Following Open Sourcing, Symbian Talks Netbooks and Tablets
Following Open Sourcing, Symbian Talks Netbooks and Tablets

Symbian, which powers a decent number of the world’s smartphones, has made good on its promise to go open source. The code, as much as possible anyway, has been made public. Great news if you happen to be in the smartphone business. But what does it mean for the rest of us? It could mean a lot, if the goals of Lee Williams, chief executive of the Symbian Foundation, are realized.
Symbian, like any other OS, needs to evolve (especially when there’s an Android stalking you). That’s a tough thing if you’re proprietary. Very few companies have the savvy to keep proprietary products ‘fresh.’ Rather than buck the general trend, Symbian will tap into the creative resources of third-party developers, who will update and add functionality to the OS.
And not just with smartphones in mind. Williams is looking to tablet PCs and netbooks as a logical extension of the Symbian OS. Which means it has to be hardware independent. Williams says there is a “Wild Ducks” project that makes Symbian hardware independent on smartphone platforms, and a port of Symbian to Intel’s Atom processor already exists.

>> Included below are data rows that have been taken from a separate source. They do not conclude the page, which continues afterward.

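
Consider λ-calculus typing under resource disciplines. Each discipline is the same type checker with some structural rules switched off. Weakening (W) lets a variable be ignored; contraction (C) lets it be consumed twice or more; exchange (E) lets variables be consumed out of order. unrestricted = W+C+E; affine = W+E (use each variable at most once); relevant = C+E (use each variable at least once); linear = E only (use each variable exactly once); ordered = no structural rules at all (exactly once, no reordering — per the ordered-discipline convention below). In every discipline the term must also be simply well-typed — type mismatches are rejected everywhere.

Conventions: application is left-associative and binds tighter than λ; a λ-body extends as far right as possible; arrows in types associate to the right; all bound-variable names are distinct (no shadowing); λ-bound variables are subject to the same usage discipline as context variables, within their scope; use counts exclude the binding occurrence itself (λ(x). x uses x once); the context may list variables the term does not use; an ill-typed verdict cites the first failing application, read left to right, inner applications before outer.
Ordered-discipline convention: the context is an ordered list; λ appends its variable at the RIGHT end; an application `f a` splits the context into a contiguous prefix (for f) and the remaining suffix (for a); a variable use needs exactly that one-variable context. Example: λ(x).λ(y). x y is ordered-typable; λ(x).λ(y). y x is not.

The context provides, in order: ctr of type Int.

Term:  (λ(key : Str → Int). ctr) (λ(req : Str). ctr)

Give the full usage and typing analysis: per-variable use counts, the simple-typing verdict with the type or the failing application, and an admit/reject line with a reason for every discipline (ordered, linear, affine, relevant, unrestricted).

usage: ctr ×2; key [bound] ×0; req [bound] ×0
uses in reading order: ctr, ctr
typing: ✓ — Int
ordered ✗ (uses contraction: ctr ×2; unused: key, req — weakening required)
linear ✗ (uses contraction: ctr ×2; unused: key, req — weakening required)
affine ✗ (uses contraction: ctr ×2)
relevant ✗ (unused: key, req — weakening required)
unrestricted ✓ (well-typed at Int; no restrictions here)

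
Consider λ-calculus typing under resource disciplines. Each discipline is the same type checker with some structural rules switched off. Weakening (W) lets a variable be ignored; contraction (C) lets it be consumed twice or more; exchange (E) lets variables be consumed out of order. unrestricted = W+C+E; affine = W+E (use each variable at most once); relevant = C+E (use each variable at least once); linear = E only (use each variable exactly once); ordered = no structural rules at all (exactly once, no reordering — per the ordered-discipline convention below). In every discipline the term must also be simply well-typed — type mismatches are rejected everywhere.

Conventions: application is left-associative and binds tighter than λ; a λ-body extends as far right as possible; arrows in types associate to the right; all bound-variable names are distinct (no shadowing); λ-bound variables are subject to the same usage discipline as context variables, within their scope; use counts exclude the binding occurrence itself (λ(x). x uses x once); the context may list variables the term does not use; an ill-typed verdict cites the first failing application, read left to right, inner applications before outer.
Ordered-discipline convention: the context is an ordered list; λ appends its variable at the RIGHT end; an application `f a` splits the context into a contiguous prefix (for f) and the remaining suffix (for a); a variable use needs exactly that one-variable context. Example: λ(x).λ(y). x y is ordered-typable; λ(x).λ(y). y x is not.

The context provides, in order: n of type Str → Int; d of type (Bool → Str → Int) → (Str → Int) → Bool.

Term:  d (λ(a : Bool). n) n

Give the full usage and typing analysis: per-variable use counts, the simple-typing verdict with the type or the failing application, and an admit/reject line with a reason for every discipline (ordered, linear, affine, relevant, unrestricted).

counts: n=2, d=1, a (λ-bound)=0
left-to-right use order: d, n, n
typing: the term checks, with type Bool
ordered: ✗, repeated use of n ×2; unused: a — weakening required
linear: ✗, repeated use of n ×2; unused: a — weakening required
affine: ✗, repeated use of n ×2
relevant: ✗, unused: a — weakening required
unrestricted: ✓, typability at Bool is all that's needed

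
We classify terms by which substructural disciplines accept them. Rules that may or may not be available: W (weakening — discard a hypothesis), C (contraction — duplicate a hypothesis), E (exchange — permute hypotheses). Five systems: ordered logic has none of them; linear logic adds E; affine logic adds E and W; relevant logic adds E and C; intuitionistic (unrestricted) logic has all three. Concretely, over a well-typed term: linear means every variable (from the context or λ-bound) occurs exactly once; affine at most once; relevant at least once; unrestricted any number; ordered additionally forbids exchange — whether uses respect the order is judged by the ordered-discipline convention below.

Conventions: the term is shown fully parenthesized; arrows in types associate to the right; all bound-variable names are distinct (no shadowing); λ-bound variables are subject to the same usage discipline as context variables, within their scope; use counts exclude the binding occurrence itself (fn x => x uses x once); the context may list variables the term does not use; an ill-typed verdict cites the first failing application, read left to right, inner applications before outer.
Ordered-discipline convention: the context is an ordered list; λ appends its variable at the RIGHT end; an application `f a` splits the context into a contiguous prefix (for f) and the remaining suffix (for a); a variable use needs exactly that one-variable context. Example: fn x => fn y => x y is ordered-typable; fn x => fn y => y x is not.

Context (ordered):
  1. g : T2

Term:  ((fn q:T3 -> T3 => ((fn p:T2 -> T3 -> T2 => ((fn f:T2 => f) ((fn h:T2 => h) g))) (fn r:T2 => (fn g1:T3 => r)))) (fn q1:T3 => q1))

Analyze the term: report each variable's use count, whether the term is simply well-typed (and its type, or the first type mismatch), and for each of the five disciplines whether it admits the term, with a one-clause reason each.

counts: g=1, q [bound]=0, p [bound]=0, f [bound]=1, h [bound]=1, r [bound]=1, g1 [bound]=0, q1 [bound]=1
left-to-right use order: f, h, g, r, q1
typing: ✓ — T2
ordered ✗ (needs weakening: q, p, g1 unused)
linear ✗ (needs weakening: q, p, g1 unused)
affine ✓ (none of g, q, p, f, h, r, g1, q1 used more than once)
relevant ✗ (needs weakening: q, p, g1 unused)
unrestricted ✓ (well-typed at T2; no restrictions here)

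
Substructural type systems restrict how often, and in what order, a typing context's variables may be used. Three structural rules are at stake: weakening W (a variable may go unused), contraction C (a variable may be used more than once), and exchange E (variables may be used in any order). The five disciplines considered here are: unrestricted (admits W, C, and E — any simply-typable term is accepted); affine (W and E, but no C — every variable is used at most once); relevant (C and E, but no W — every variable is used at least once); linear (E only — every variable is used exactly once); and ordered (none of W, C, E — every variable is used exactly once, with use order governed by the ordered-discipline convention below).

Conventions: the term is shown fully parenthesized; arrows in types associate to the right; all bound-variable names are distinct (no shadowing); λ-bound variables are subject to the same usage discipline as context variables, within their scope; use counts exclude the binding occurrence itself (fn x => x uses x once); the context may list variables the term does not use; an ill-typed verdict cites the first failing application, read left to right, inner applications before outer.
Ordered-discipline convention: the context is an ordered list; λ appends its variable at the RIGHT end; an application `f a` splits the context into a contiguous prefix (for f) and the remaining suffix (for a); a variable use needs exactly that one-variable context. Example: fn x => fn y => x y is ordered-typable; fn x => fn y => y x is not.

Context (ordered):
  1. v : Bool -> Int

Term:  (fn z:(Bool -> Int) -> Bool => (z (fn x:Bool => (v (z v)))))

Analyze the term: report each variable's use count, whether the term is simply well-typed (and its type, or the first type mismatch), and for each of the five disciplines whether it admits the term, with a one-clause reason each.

counts: v ×2, z (bound) ×2, x (bound) ×0
uses in reading order: z, v, z, v
typing: well-typed at ((Bool -> Int) -> Bool) -> Bool
ordered: ✗, uses contraction: v ×2, z ×2; unused: x — weakening required
linear: ✗, uses contraction: v ×2, z ×2; unused: x — weakening required
affine: ✗, uses contraction: v ×2, z ×2
relevant: ✗, unused: x — weakening required
unrestricted: ✓, type-checks (((Bool -> Int) -> Bool) -> Bool) and nothing is barred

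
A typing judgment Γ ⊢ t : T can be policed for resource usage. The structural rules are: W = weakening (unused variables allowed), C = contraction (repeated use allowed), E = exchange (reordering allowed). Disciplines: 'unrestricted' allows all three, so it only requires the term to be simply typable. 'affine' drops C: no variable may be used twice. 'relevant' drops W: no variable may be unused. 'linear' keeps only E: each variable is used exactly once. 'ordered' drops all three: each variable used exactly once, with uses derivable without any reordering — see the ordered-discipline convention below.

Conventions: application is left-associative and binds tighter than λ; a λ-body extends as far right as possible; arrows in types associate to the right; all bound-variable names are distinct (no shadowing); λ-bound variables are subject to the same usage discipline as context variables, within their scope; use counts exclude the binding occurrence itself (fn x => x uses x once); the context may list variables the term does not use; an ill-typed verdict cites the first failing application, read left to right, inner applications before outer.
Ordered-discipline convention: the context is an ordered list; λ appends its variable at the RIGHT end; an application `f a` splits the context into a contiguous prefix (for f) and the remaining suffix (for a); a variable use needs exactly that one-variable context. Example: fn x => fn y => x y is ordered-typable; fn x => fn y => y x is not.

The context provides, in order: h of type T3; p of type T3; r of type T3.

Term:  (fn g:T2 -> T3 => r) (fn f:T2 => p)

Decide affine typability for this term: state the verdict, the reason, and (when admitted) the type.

yes — none of h, p, r, g, f used more than once; term : T3
use counts: h=0, p=1, r=1, g [bound]=0, f [bound]=0
order of uses: r, p
typing: ✓ — T3
summary: ordered ✗ · linear ✗ · affine ✓ · relevant ✗ · unrestricted ✓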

As for tablets and netbooks, Williams says: “It’s very likely that, in the next year or two, you would see such a product hit the marketplace. A lot of companies are experimenting with PDA-tablet-style form factors, also for stereo systems, and internet-connected devices running low power on primarily ARM architecture.”
What’s interesting in all this is direction of OS movement. While ‘bigger’ OSes are struggling to fit into the smaller hardware environments of the netbook, tablet PC, and smartphone worlds, the opposite seems less true. Smaller OSes, like Android, Symbian, or the iPhone, are scalable upward, making them credible challengers for this emerging marketplace.